Plans for the project started in mid-2020, as CMU looked to upgrade cellular connectivity to support research at its Living Edge Lab on campus. Before embarking on the recent LTE upgrade, the university was already using a 4G private wireless network with a Band 42 3.5 GHz experimental license.
Prior to that it relied on controlled wired and Wi-Fi environments in the edge compute-focused research lab for applications that needed latency as low as 10 ms.
The CBRS network took less than three months to construct and commission, and first went live this summer in June. JMA and AWS teamed up to design and help build the network, which uses JMA’s XRAN virtualized RAN software with a Druid Software core running on AWS Snowball Edge. JMA outdoor CBRS radios were installed on campus alongside the vendor’s directional CBRS antennas deployed by Crown Castle.
The purpose is to power research in the Living Edge Lab, led by edge compute expert Professor Mahadev Satyanarayanan’s research team, and the network covers multiple areas – including most of the CMU campus, a public park location called Schenley Plaza and a downtown shopping district.
It's currently an outdoor only network and uses general authorized access (GAA) CBRS spectrum, according to Bill Plummer, SVP of Communications at JMA Wireless.
“We are delighted to see the performance and power of the virtualized wireless system put in place here at CMU,” said Professor Satya in a statement. “We now have the most state-of-the-art wireless technology in the industry right here where we do cutting-edge research.”
The ability to utilize CBRS spectrum via unlicensed general authorized access (GAA) helped initiate the upgrade plans. A July blog by Jim Blakley, Living Edge Lab Associate Director, explained how the earlier LTE network, which consisted of three outdoor sites and was built in 2017 with Crown Castle and DT, delivered better latency than carriers could provide but was limited by coverage and a lack of commercially available devices at the time.
Since then, the Federal Communications Commission (FCC) opened up access to 3.5 GHz frequencies in the shared CBRS band through priority access licenses (PALs) and GAA use. Federated Wireless is providing the spectrum access system (SAS) for CMU’s network. The SAS manages spectrum sharing in the CBRS band and providers are authorized by the FCC.
In addition to spectrum, “commercial 4G LTE network and user equipment for this frequency band was increasingly available,” wrote Blakely. “We began a plan with our partners to upgrade the existing network to a modern, supportable network in the CBRS band, covering a broader geographic area with lower latency and greater throughput.”
There are four outdoor sites using JMA CBRS Cell Hubs.
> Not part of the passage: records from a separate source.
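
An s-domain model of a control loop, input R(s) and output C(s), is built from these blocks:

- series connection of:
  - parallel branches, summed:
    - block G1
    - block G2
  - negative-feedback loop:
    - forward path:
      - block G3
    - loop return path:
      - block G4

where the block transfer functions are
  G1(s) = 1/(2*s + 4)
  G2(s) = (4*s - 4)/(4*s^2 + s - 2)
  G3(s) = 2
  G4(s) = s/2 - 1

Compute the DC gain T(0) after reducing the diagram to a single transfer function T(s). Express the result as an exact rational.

Reducing step by step:

(1) parallel reduction of G1, G2 = (12*s^2 + 9*s - 18)/(8*s^3 + 18*s^2 - 8)
(2) feedback reduction of G3, G4 = 2/(s - 1)
(3) series reduction of (G1+G2), [G3/(1+G3*G4)] = (12*s^2 + 9*s - 18)/(4*s^4 + 5*s^3 - 9*s^2 - 4*s + 4)
That last expression is T(s); at s = 0 only the constant terms survive, so T(0) = -18/4 = -9/2.

Answer: -9/2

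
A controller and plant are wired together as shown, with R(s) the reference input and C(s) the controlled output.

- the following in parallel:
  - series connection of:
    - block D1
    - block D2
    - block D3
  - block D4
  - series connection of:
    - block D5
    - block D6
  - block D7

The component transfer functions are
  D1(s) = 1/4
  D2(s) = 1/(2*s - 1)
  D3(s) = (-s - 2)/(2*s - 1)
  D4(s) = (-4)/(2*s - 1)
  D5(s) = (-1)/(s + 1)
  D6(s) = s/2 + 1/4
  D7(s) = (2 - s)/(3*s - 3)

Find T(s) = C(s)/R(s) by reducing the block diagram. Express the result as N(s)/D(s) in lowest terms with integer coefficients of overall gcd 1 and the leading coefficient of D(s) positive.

First reduce the diagram to T(s).

Step 1 - cascade D1, D2, D3; result (-s - 2)/(16*s^2 - 16*s + 4)
Step 2 - reduce the series chain D5, D6; result (-2*s - 1)/(4*s + 4)
Step 3 - sum the parallel branches (D1*D2*D3), D4, (D5*D6), D7: this yields T(s), and no further normalization is needed

Answer: (-40*s^4 - 31*s^3 + 48*s^2 + 62*s - 31)/(48*s^4 - 48*s^3 - 36*s^2 + 48*s - 12)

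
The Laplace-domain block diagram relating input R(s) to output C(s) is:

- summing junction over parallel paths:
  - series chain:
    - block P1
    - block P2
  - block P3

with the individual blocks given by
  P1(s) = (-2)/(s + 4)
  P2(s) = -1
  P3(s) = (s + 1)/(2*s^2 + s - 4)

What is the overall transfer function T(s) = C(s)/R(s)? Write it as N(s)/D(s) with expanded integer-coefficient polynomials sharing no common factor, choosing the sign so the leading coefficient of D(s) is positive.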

The JMA vRAN operates on a commercial off-the-shelf server and wireless evolved packet core (deployed on AWS Snowball) are in the Living Edge Lab data center and connected by a Crown Castle fiber network.
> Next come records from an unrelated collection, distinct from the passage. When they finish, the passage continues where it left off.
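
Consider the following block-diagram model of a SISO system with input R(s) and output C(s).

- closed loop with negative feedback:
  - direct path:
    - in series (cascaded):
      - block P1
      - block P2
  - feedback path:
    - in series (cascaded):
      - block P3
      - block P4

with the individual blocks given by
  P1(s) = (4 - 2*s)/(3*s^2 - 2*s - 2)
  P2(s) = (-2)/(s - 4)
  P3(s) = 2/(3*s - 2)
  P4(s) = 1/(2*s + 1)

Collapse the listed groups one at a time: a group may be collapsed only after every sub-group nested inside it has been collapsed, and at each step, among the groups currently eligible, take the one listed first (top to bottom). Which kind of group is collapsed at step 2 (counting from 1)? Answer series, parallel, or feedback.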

As of late July, the network was providing latencies between 30-35 ms, with download throughput between 60-80 Mbps and upload of 15-25 Mbps.
Plans to further reduce latency include upgrading the RAN and core to 5G, although the CMU lab said it’s exploring other options as well.
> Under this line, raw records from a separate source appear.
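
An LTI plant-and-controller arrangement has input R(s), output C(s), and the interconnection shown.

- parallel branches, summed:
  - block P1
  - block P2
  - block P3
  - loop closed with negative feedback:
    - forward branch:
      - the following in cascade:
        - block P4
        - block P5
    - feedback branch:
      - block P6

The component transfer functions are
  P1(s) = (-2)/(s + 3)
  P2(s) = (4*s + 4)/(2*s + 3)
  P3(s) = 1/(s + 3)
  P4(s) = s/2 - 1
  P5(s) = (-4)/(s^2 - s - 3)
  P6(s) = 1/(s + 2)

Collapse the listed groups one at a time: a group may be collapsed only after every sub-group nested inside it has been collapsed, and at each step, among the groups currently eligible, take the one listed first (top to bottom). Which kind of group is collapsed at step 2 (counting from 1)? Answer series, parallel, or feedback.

The answer is feedback.

Reasoning:
1. multiply P4, P5 (series)
2. collapse the loop ((P4*P5) forward, P6 return)
3. add P1, P2, P3, [(P4*P5)/(1+(P4*P5)*P6)] (parallel)
Step 2: feedback.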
"This is another industry-forging deployment in our growing relationship with JMA, and a testament to the strength of our ongoing collaboration,” said Robin Harwani, head of Global Telecom Industry Solutions at AWS, in a statement “Customers at universities globally have asked for private 4G and 5G reference architecture for technology research in 5G and for better connectivity on their campuses, and we are excited that this solution is designed to help achieve this objective.”
JMA and AWS have partnered on private networks using CBRS before, including trials in California school districts this summer as part of an effort to tackle the digital divide. That collaboration also involves Intel, CommScope and Megh Computing.
Universities and carriers are teaming up on private wireless as well. The University of Tennessee and AT&T have plans for private 5G network testbed using millimeter spectrum on campus this fall to explore 5G use cases and digital learning.